The 21 or 30 day theory would be great if it really work out for everyone. There would be no more obesity – everyone could eat a super healthy diet. Cigarettes would become extinct and no one would have health problems.
Unfortunately, the 21 or 30 days is only a beginning to changing or forming your habit. A commitment must be developed strongly in your mind that will keep you repeating the newly hatched habit until it is a natural reaction.
There’s actually more to forming good habits than depending on will power or the power of embedding it in your brain for a certain amount of time. If you are trying to form some good habits in your life that will make you feel better, get more accomplished or become more successful in life, here are 4 tips for you:
#1 Change One Habit At A Time: Wanting to stop smoking and eating junk food at the same time is setting yourself up for failure. Any bad habits you have is going to need all your focus; start with one habit until it is etched deeply in your brain, then start another.
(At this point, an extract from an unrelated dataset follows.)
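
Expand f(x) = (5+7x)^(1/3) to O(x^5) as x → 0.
5**(1/3) + 7*5**(1/3)*x/15 - 49*5**(1/3)*x**2/225 + 343*5**(1/3)*x**3/2025 - 4802*5**(1/3)*x**4/30375 + O(x**5)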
#2 Take Baby Steps: Baby steps, rather than giant leaps can get you where you want faster and have more of an impact than trying to do it all at once. For example, make a commitment to write 1 chapter per day than trying to complete the whole book at once.
#3 Seek Help If Needed: If you find that forming a good habit or ridding yourself from an old one is more than you are able to handle, seek help from a professional or a group of people who have the same problem. For example, a health care professional might be able to give a prescription for use while going through the early days of quitting smoking.
#4 Don’t Become Discouraged: Every people is unique. It may take longer for you to nurture a good habit than others who seem to breeze through it. Reward yourself for sticking to good habits, pick yourself up and carry on when you have an occasional slip.
Try and gain some intuition into why you have to deal with the same old bad habits over and over again. A harmful habit might be related to your relationship with other people, a desire to be comforted, or a couple of other reasons.